Il n’est pas évident de grandir avec un frère avec lequel on n’a ni point commun ni affinité et qui, de plus, nous cherche querelle tout le long de notre existence. Pourtant, il s’agit de l’expérience de notre patriarche Ya’akov avec son frère jumeau ‘Essav.
Déjà dans le ventre de leur mère, ils ont des pôles d’attraction opposés : alors que Ya’akov recherche la maison d’étude, ‘Essav est attiré par les lieux d’idolâtrie. A leur adolescence, le premier rejoint les bancs du Beth Hamidrach, tandis que le second ne s’intéresse qu’à la chasse et aux plaisirs matériels. ‘Essav vendra même son droit d'aînesse (primordial pour le service divin) dont il n’a que faire, pour un plat de lentilles. Alors qu’ils reçoivent une éducation exemplaire de leurs parents Its’hak et Rivka, ‘Essav enfreint les fautes les plus graves (crime, vol, viol) sans éprouver le moindre remord. Lorsqu’il apprendra que son frère Ya’akov s’est approprié des bénédictions de son père - de droit puisqu’il avait acquis auparavant le droit d'aînesse -, il cherchera même à le tuer.

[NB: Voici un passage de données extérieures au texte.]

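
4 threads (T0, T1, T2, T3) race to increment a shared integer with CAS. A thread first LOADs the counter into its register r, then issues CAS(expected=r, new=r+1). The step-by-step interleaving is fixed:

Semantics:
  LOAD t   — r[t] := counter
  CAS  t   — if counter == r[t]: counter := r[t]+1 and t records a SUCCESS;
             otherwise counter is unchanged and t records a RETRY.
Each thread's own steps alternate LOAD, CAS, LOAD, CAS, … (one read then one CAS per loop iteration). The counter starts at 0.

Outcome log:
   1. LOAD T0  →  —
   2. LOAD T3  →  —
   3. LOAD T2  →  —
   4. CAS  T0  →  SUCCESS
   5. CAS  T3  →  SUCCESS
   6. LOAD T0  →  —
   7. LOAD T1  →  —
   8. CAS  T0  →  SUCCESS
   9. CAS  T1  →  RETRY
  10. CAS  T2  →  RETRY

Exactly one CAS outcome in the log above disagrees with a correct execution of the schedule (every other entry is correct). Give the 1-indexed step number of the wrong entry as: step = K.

step = 5

Correct run:
#1 T0 reads 0
#2 T3 reads 0
#3 T2 reads 0
#4 T0 CAS(0→1) writes; counter now 1
#5 T3 CAS(0→1) fails; counter now 1
#6 T0 reads 1
#7 T1 reads 1
#8 T0 CAS(1→2) writes; counter now 2
#9 T1 CAS(1→2) fails; counter now 2
#10 T2 CAS(0→1) fails; counter now 2
Log disagrees first at step 5.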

“Ma’assé avot siman labanim”, “les actions des pères sont des marques pour leurs enfants”, nous enseignent nos Sages. Effectivement, le peuple d’Edom, descendant de ‘Essav, cherchera tout le long de l’Histoire à exterminer le peuple juif. Décrets des Romains célèbres pour leur cruauté, autodafés, Croisades au Moyen-âge, pogroms en Europe de l’Est et jusqu'à dernièrement la Shoah : ‘Essav ne nous a pas laissé de répit.
Ya’akov représente le peuple d’Israël et il est surprenant de voir que depuis sa naissance jusqu'à sa mort - ils décèdent également le même jour -, ce frère jumeau malfaisant l’accompagne comme une ombre. Comme si quelque chose du destin du juif ne peut se réaliser qu’aux côtés de ‘Essav, aussi étonnant soit-il.
Israël est appelé à remplir le rôle crucial de l’Histoire universelle : témoigner de la divinité sur terre. ‘Essav, lui, n’a pas de raison d’être intrinsèque et n’a d’existence que pour Ya’akov. Depuis la faute d’Adam, le Yétser Hara’ est entré en l’homme et il n’est pas toujours évident de le déceler car parfois, il revêt l’habit de la sagesse, de la vérité, et même du bien et il peut réussir à nous tromper. ‘Essav, qui est l’incarnation extérieure du mauvais penchant, va faire fonction de miroir et nous “aider” à identifier le mal qui est en nous.
‘Essav est reconnaissable à ses traits de caractère. Sa carte de visite est celle d’un être superficiel, figé, incapable de progresser, qui agit sous le coup de ses désirs sans réfléchir, et le regrette plus tard. Si nous lui ressemblons dans notre conduite morale, c’est que nous faisons fausse route. Il nous permet de prendre conscience de nos erreurs, de rectifier le tir, de déraciner un comportement, une inclinaison, un sentiment défectueux.
Un autre point important est que les bénédictions de réussite et d’abondance qu’Its’hak a octroyées à la descendance de Ya’akov dépendent de la fidélité de celui-ci à la Torah. Faute de quoi ces Brakhot passent automatiquement chez ‘Essav. Il s’avère dès lors que lorsque l’un des deux peuples monte, l’autre descend et jamais ils ne se retrouvent au même niveau. La position de ‘Essav dans le monde est un indice exact qui permet de vérifier notre niveau spirituel. Ce frère jumeau est donc à la fois le reflet de nos manquements et le baromètre de notre niveau spirituel.
Pour l’instant, l’exil d’Edom se poursuit et le mouvement de balancier reste à son avantage. C’est là la preuve que nous devons persévérer et que l’expédition n’a pas encore abouti. Mais le jour où Israël parviendra à surmonter toutes les épreuves qui se tiennent sur son chemin et à accomplir sa mission de dévoiler l'unité de D.ieu sur terre, le royaume d’Edom s’écroulera de lui-même, car il n’aura plus de raison d’exister.